Not breathing, not daring to hope, he pulled the dog to him by the collar, and read the medal.
The dog was called Don, and lived at 12 Aldergrove Terrace.
Harry shut his eyes, and he couldn’t even have told himself whether he closed them in gladness or horror.
Aldergrove Terrace had been a very posh and very short terrace. Three weeks ago, Aldergrove Terrace had been hit by a full stick of German bombs. Anybody in Aldergrove who was still alive was in hospital … permanently.
He opened his eyes, and looked at his fellow survivor. The dog was a sort of small, short-legged Alsatian. It looked quite fit, but rather thin and uncared-for. It certainly hadn’t been combed in a long time, and people had combed their dogs in Aldergrove every day. It had been that sort of place.

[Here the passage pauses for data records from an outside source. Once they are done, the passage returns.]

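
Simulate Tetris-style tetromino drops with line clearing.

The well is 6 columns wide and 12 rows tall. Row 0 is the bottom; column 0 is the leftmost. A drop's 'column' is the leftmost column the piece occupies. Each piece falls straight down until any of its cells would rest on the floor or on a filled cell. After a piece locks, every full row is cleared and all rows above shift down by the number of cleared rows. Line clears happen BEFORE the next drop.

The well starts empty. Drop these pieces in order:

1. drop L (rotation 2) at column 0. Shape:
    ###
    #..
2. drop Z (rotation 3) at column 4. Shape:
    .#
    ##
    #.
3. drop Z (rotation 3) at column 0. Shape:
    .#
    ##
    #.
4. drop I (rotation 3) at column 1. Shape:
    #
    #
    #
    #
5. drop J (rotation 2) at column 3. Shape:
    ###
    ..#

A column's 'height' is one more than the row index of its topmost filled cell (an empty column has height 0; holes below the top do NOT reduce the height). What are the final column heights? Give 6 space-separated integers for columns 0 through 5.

Drop 1: L rot2 at col 0 lands with bottom-row=0; cleared 0 line(s) (total 0); column heights now [2 2 2 0 0 0], max=2
Drop 2: Z rot3 at col 4 lands with bottom-row=0; cleared 0 line(s) (total 0); column heights now [2 2 2 0 2 3], max=3
Drop 3: Z rot3 at col 0 lands with bottom-row=2; cleared 0 line(s) (total 0); column heights now [4 5 2 0 2 3], max=5
Drop 4: I rot3 at col 1 lands with bottom-row=5; cleared 0 line(s) (total 0); column heights now [4 9 2 0 2 3], max=9
Drop 5: J rot2 at col 3 lands with bottom-row=3; cleared 0 line(s) (total 0); column heights now [4 9 2 5 5 5], max=9

Answer: 4 9 2 5 5 5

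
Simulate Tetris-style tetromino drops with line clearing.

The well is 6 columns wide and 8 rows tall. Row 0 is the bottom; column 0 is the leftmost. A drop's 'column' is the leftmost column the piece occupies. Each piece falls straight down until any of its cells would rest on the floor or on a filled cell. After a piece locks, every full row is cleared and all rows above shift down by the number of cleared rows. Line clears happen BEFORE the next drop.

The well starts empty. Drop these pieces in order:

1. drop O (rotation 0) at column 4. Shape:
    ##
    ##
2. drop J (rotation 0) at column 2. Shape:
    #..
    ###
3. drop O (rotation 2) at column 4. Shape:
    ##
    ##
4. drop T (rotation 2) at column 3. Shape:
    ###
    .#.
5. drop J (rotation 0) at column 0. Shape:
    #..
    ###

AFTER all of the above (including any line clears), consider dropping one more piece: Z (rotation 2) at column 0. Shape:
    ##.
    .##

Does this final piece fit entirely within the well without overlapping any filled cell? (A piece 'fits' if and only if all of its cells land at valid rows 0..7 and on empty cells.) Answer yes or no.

Drop 1: O rot0 at col 4 lands with bottom-row=0; cleared 0 line(s) (total 0); column heights now [0 0 0 0 2 2], max=2
Drop 2: J rot0 at col 2 lands with bottom-row=2; cleared 0 line(s) (total 0); column heights now [0 0 4 3 3 2], max=4
Drop 3: O rot2 at col 4 lands with bottom-row=3; cleared 0 line(s) (total 0); column heights now [0 0 4 3 5 5], max=5
Drop 4: T rot2 at col 3 lands with bottom-row=5; cleared 0 line(s) (total 0); column heights now [0 0 4 7 7 7], max=7
Drop 5: J rot0 at col 0 lands with bottom-row=4; cleared 0 line(s) (total 0); column heights now [6 5 5 7 7 7], max=7
Test piece Z rot2 at col 0 (width 3): heights before test = [6 5 5 7 7 7]; fits = True

Answer: yes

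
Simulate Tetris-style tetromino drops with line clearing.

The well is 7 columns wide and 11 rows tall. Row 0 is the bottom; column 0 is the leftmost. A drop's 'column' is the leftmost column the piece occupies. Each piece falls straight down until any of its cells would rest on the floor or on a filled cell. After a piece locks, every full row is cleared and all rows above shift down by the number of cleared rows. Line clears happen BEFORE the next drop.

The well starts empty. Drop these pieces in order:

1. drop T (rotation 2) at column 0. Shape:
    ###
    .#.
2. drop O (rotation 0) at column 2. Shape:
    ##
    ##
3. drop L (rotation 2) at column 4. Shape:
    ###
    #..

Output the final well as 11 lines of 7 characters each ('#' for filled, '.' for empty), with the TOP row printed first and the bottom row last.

Answer: .......
.......
.......
.......
.......
.......
.......
..##...
..##...
###.###
.#..#..

Derivation:
Drop 1: T rot2 at col 0 lands with bottom-row=0; cleared 0 line(s) (total 0); column heights now [2 2 2 0 0 0 0], max=2
Drop 2: O rot0 at col 2 lands with bottom-row=2; cleared 0 line(s) (total 0); column heights now [2 2 4 4 0 0 0], max=4
Drop 3: L rot2 at col 4 lands with bottom-row=0; cleared 0 line(s) (total 0); column heights now [2 2 4 4 2 2 2], max=4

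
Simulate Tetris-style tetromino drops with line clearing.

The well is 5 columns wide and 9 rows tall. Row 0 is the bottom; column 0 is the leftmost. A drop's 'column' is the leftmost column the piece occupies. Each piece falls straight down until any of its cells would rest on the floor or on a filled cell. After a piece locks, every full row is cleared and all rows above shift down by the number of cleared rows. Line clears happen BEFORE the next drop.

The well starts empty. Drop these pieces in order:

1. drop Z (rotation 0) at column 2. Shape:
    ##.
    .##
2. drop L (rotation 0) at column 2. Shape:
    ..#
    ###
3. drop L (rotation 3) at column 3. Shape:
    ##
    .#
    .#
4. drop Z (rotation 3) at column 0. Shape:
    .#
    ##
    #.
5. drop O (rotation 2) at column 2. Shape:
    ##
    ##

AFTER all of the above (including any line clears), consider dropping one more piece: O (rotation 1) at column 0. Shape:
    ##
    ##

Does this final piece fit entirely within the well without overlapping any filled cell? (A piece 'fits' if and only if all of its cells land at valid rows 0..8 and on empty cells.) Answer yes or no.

Drop 1: Z rot0 at col 2 lands with bottom-row=0; cleared 0 line(s) (total 0); column heights now [0 0 2 2 1], max=2
Drop 2: L rot0 at col 2 lands with bottom-row=2; cleared 0 line(s) (total 0); column heights now [0 0 3 3 4], max=4
Drop 3: L rot3 at col 3 lands with bottom-row=4; cleared 0 line(s) (total 0); column heights now [0 0 3 7 7], max=7
Drop 4: Z rot3 at col 0 lands with bottom-row=0; cleared 0 line(s) (total 0); column heights now [2 3 3 7 7], max=7
Drop 5: O rot2 at col 2 lands with bottom-row=7; cleared 0 line(s) (total 0); column heights now [2 3 9 9 7], max=9
Test piece O rot1 at col 0 (width 2): heights before test = [2 3 9 9 7]; fits = True

Answer: yes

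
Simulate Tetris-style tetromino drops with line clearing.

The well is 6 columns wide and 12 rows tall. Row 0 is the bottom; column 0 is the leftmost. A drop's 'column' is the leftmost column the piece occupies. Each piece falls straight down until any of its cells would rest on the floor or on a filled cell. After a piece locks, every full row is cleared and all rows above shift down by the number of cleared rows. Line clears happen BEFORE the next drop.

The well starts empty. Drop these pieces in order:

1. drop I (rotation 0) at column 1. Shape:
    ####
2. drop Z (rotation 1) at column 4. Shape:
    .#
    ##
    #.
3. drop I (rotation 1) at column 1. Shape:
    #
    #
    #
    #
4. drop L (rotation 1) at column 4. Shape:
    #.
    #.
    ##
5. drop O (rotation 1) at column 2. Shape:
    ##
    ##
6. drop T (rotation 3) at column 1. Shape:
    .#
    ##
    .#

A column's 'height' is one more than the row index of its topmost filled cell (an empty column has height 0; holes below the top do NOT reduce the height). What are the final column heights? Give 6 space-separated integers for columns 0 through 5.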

He pulled the dog towards him again, almost roughly. It willingly collapsed against his leg and lay staring out to sea, its mouth open and its tongue gently out. He stroked it. The sandy fur was nearly dry, and he could feel the warmth of its body seeping out damply against his leg.
They stayed that way a long time, a long contented time, just being together. Long ago, they’d had a dog at number nine, but it had got old and died. It was good to have a dog again, and the way the dog delighted in his hand, he knew it was glad to have found somebody as well. He dreamily watched the little waves breaking on the sand; glad he wasn’t alone any more.